La juventud reaccionaria también pulula por las calles. Se hizo muy visible, por ejemplo, en el maremágnum de las manifestaciones de Ferraz, donde nació el movimiento juvenil Noviembre Nacional y la derecha dio muestra de una inopinada diversidad (aunque aborrezca el término): desde los rezadores de rosario de alta intensidad hasta los nazis que pedían taxis y aireaban esvásticas, pasando por aquellos cayetanos virales que, con cara de no haber roto un plato, “putodefendían España” de la policía sanchista. Compareció la falangista veinteañera Isabel Peralta, subida a un kiosko, famosa por aquel discurso: “El judío es el culpable”.
Las celebraciones por la victoria de la Selección Española en la Eurocopa, en Cibeles y alrededores, también fueron un momento propicio. En la cervecería donde presencié la semifinal un montón de chavales fachas, bien fornidos, con peinado de futbolista y espatarrados en sus asientos (el manspreading como forma de estar en el mundo), agitaban sus jarras de cerveza al aire mientras aullaban canciones racistas sobre los jugadores que no son blancos. “Sin complejos”, como se dice en el sector.

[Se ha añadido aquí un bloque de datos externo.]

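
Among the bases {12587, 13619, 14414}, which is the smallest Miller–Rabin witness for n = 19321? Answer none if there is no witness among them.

13619

n − 1 = 19320 = 2^3 · 2415, so s = 3 and d = 2415.
Base 12587: x_0 = 12587^2415 mod 19321 = 1. x_0 = 1, so 12587 is not a witness.
Base 13619: x_0 = 13619^2415 mod 19321 = 11816. x_0 is neither 1 nor 19320, so continue squaring. x_1 = 11816^2 mod 19321 = 4310. x_2 = 4310^2 mod 19321 = 8619. Reached i = s−1 = 2 without hitting −1: 13619 is a Miller–Rabin witness and 19321 is composite.
Base 14414: x_0 = 14414^2415 mod 19321 = 4308. x_0 is neither 1 nor 19320, so continue squaring. x_1 = 4308^2 mod 19321 = 10704. x_2 = 10704^2 mod 19321 = 2086. Reached i = s−1 = 2 without hitting −1: 14414 is a Miller–Rabin witness and 19321 is composite.
The smallest witness among the given bases is 13619.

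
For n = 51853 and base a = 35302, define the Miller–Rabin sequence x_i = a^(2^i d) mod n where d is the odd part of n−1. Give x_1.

n − 1 = 51852 = 2^2 · 12963, so s = 2 and d = 12963.
Repeated squaring mod 51853: 35302^1 ≡ 35302, 35302^2 ≡ 48055, 35302^4 ≡ 9670, 35302^8 ≡ 17941, 35302^16 ≡ 27910, 35302^32 ≡ 32334, 35302^64 ≡ 27370, 35302^128 ≡ 48462, 35302^256 ≡ 39368, 35302^512 ≡ 5107, 35302^1024 ≡ 51243, 35302^2048 ≡ 9129, 35302^4096 ≡ 10870, 35302^8192 ≡ 35766.
12963 = 8192 + 4096 + 512 + 128 + 32 + 2 + 1, so 35302^12963 ≡ 35766·10870·5107·48462·32334·48055·35302 ≡ 1 (mod 51853).
x_0 = 1.
x_1 = 1^2 mod 51853 = 1.

1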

En las últimas ediciones de la Feria del Libro de Madrid fueron notorias las colas para conseguir las firmas de los influencers ultraderechistas que saltan de YouTube al libro de papel. Algunos de aquellos chavales que esperaban lucían camisetas que asociaban el discurso ultra al punk, como si fuera posible mezclar el punk, más allá de la mera provocación, con el conservadurismo, el liberalismo o incluso el progresismo. El punk es algo así como un destructivo nihilismo poético. Pero esa querencia por lo contracultural ilustra bien cómo se quieren sentir los jóvenes de la ultraderecha hoy: rebeldes, enemigos del establishment, furiosamente románticos. El ultraliberal argentino Javier Milei, ídolo de no pocos chavales fachas, no le hace ascos a la pose roquera, porque militó en una banda de rock llamada Everest. Esa motosierra.
Así, parte del glamur juvenil de lo ultra tiene que ver con su elemento transgresor respecto a los consensos alcanzados: se habían consolidado como parte del sentido común la igualdad de los seres humanos, el cuidado del medio ambiente o el rechazo del fascismo o del racismo, y por eso es lo que se enseña en las escuelas. Pero los consensos han saltado por los aires: los chavales fachas se rebelan a través de un malismo muy apto para saciar las ansias de rebeldía propias de la edad. No es asunto baladí: la juventud de hoy configura la realidad del mañana, porque, aunque la ventolera del tiempo apague el fuego del radicalismo, siempre queda algo entre las brasas.